Clearly, there was an issue going on that didn't have anything to do with me -- obviously if either Mom or daughter had seemed upset in any way, I would have approached them differently -- I'd have asked if they were all right, and if they needed assistance, or if they'd prefer to use a more private area of the library. (We don't have many, but there are a couple.) Apparently the two of them had been in the lobby talking on the phone and maybe arguing a little bit earlier in the day, but still, nothing to indicate a LIFE AND DEATH SITUATION OMG. And really, asking people to quiet down or take a cell phone call out of the quiet area? Is no big deal. I usually just stop on my way past to do whatever, and very quietly and cheerfully ask the patron to try to keep their voice down/ take the call out. I only become Stern Librarian if I have to speak to the same person multiple times.

Of course, all this happened while the other librarian was at lunch, so when she came back, I told her that she'd missed all the fun, and filled her in. While we were talking, another patron who had been using a computer nearby came over and said that she'd overheard the whole thing, and that I'd been nothing but nice, while the angry woman has been completely out of line. And I spent the rest of my shift writing up an email to the director, letting her know what had happened just in case this patron contacts her.

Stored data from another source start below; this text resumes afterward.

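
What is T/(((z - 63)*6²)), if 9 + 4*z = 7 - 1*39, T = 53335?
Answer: -53335/2637 ≈ -20.226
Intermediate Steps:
z = -41/4 (z = -9/4 + (7 - 1*39)/4 = -9/4 + (7 - 39)/4 = -9/4 + (¼)*(-32) = -9/4 - 8 = -41/4 ≈ -10.250)
T/(((z - 63)*6²)) = 53335/(((-41/4 - 63)*6²)) = 53335/((-293/4*36)) = 53335/(-2637) = 53335*(-1/2637) = -53335/2637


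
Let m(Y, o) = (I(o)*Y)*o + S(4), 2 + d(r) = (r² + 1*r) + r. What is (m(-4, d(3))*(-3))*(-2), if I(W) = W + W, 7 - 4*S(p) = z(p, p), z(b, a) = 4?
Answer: -16215/2 ≈ -8107.5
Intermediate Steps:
S(p) = ¾ (S(p) = 7/4 - ¼*4 = 7/4 - 1 = ¾)
I(W) = 2*W
d(r) = -2 + r² + 2*r (d(r) = -2 + ((r² + 1*r) + r) = -2 + ((r² + r) + r) = -2 + ((r + r²) + r) = -2 + (r² + 2*r) = -2 + r² + 2*r)
m(Y, o) = ¾ + 2*Y*o² (m(Y, o) = ((2*o)*Y)*o + ¾ = (2*Y*o)*o + ¾ = 2*Y*o² + ¾ = ¾ + 2*Y*o²)
(m(-4, d(3))*(-3))*(-2) = ((¾ + 2*(-4)*(-2 + 3² + 2*3)²)*(-3))*(-2) = ((¾ + 2*(-4)*(-2 + 9 + 6)²)*(-3))*(-2) = ((¾ + 2*(-4)*13²)*(-3))*(-2) = ((¾ + 2*(-4)*169)*(-3))*(-2) = ((¾ - 1352)*(-3))*(-2) = -5405/4*(-3)*(-2) = (16215/4)*(-2) = -16215/2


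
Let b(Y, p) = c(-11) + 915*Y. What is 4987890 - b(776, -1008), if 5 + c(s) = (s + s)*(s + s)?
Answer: 4277371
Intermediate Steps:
c(s) = -5 + 4*s**2 (c(s) = -5 + (s + s)*(s + s) = -5 + (2*s)*(2*s) = -5 + 4*s**2)
b(Y, p) = 479 + 915*Y (b(Y, p) = (-5 + 4*(-11)**2) + 915*Y = (-5 + 4*121) + 915*Y = (-5 + 484) + 915*Y = 479 + 915*Y)
4987890 - b(776, -1008) = 4987890 - (479 + 915*776) = 4987890 - (479 + 710040) = 4987890 - 1*710519 = 4987890 - 710519 = 4277371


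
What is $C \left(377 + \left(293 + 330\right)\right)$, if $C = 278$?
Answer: $278000$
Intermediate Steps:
$C \left(377 + \left(293 + 330\right)\right) = 278 \left(377 + \left(293 + 330\right)\right) = 278 \left(377 + 623\right) = 278 \cdot 1000 = 278000$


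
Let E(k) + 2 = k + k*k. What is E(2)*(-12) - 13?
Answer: -61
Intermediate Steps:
E(k) = -2 + k + k² (E(k) = -2 + (k + k*k) = -2 + (k + k²) = -2 + k + k²)
E(2)*(-12) - 13 = (-2 + 2 + 2²)*(-12) - 13 = (-2 + 2 + 4)*(-12) - 13 = 4*(-12) - 13 = -48 - 13 = -61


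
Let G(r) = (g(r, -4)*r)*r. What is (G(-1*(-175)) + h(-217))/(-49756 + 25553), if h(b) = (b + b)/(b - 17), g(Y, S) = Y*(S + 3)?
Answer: 627046658/2831751 ≈ 221.43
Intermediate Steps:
g(Y, S) = Y*(3 + S)
h(b) = 2*b/(-17 + b) (h(b) = (2*b)/(-17 + b) = 2*b/(-17 + b))
G(r) = -r³ (G(r) = ((r*(3 - 4))*r)*r = ((r*(-1))*r)*r = ((-r)*r)*r = (-r²)*r = -r³)
(G(-1*(-175)) + h(-217))/(-49756 + 25553) = (-(-1*(-175))³ + 2*(-217)/(-17 - 217))/(-49756 + 25553) = (-1*175³ + 2*(-217)/(-234))/(-24203) = (-1*5359375 + 2*(-217)*(-1/234))*(-1/24203) = (-5359375 + 217/117)*(-1/24203) = -627046658/117*(-1/24203) = 627046658/2831751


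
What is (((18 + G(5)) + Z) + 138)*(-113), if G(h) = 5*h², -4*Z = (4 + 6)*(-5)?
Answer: -66331/2 ≈ -33166.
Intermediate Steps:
Z = 25/2 (Z = -(4 + 6)*(-5)/4 = -5*(-5)/2 = -¼*(-50) = 25/2 ≈ 12.500)
(((18 + G(5)) + Z) + 138)*(-113) = (((18 + 5*5²) + 25/2) + 138)*(-113) = (((18 + 5*25) + 25/2) + 138)*(-113) = (((18 + 125) + 25/2) + 138)*(-113) = ((143 + 25/2) + 138)*(-113) = (311/2 + 138)*(-113) = (587/2)*(-113) = -66331/2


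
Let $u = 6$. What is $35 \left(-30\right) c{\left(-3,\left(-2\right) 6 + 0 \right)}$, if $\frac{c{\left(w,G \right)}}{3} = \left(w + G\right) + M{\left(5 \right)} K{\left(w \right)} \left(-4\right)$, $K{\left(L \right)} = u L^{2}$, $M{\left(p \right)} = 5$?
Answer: $3449250$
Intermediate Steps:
$K{\left(L \right)} = 6 L^{2}$
$c{\left(w,G \right)} = - 360 w^{2} + 3 G + 3 w$ ($c{\left(w,G \right)} = 3 \left(\left(w + G\right) + 5 \cdot 6 w^{2} \left(-4\right)\right) = 3 \left(\left(G + w\right) + 30 w^{2} \left(-4\right)\right) = 3 \left(\left(G + w\right) - 120 w^{2}\right) = 3 \left(G + w - 120 w^{2}\right) = - 360 w^{2} + 3 G + 3 w$)
$35 \left(-30\right) c{\left(-3,\left(-2\right) 6 + 0 \right)} = 35 \left(-30\right) \left(- 360 \left(-3\right)^{2} + 3 \left(\left(-2\right) 6 + 0\right) + 3 \left(-3\right)\right) = - 1050 \left(\left(-360\right) 9 + 3 \left(-12 + 0\right) - 9\right) = - 1050 \left(-3240 + 3 \left(-12\right) - 9\right) = - 1050 \left(-3240 - 36 - 9\right) = \left(-1050\right) \left(-3285\right) = 3449250$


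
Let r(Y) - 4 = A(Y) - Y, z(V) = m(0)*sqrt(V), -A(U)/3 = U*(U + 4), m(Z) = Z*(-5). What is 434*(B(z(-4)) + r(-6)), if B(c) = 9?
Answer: -7378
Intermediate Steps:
m(Z) = -5*Z
A(U) = -3*U*(4 + U) (A(U) = -3*U*(U + 4) = -3*U*(4 + U))
z(V) = 0 (z(V) = (-5*0)*sqrt(V) = 0*sqrt(V) = 0)
r(Y) = 4 - Y - 3*Y*(4 + Y) (r(Y) = 4 + (-3*Y*(4 + Y) - Y) = 4 + (-Y - 3*Y*(4 + Y)) = 4 - Y - 3*Y*(4 + Y))
434*(B(z(-4)) + r(-6)) = 434*(9 + (4 - 1*(-6) - 3*(-6)*(4 - 6))) = 434*(9 + (4 + 6 - 3*(-6)*(-2))) = 434*(9 + (4 + 6 - 36)) = 434*(9 - 26) = 434*(-17) = -7378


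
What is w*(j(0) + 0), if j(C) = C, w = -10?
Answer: 0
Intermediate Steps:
w*(j(0) + 0) = -10*(0 + 0) = -10*0 = 0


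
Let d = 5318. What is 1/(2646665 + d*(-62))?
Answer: 1/2316949 ≈ 4.3160e-7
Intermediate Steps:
1/(2646665 + d*(-62)) = 1/(2646665 + 5318*(-62)) = 1/(2646665 - 329716) = 1/2316949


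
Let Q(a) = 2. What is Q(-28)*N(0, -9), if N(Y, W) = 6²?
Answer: 72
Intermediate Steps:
N(Y, W) = 36
Q(-28)*N(0, -9) = 2*36 = 72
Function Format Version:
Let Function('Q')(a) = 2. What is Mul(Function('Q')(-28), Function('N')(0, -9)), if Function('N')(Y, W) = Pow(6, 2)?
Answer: 72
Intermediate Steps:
Function('N')(Y, W) = 36
Mul(Function('Q')(-28), Function('N')(0, -9)) = Mul(2, 36) = 72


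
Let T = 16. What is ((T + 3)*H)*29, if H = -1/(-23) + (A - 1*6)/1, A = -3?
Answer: -113506/23 ≈ -4935.0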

Fun!! And I'm working a Sunday shift tomorrow, so I hope the craziness all happened today, and tomorrow will be quiet.

In the meantime, though, I shall continue to knit away on mitts for Jeff:



They're fingerless, and will have a mitten flap that can be folder over to keep his fingers warm, or folded back. (That line of light-colored yarn is marking the spot where I'll be picking up stitches for the flap.) The pattern has been annoying me to no end, but I'll post more about that when the mitts are done.


I also finished my Giant Cowl of Warmth:


It's big and squishy and comfortable! Definitely keeps me warm on my walks to work. It's been so damn cold lately, I needed something to cover the gap at the top of my coat, that could also be pulled up to keep my face from freezing off. It's big enough to cover most of my ears, even!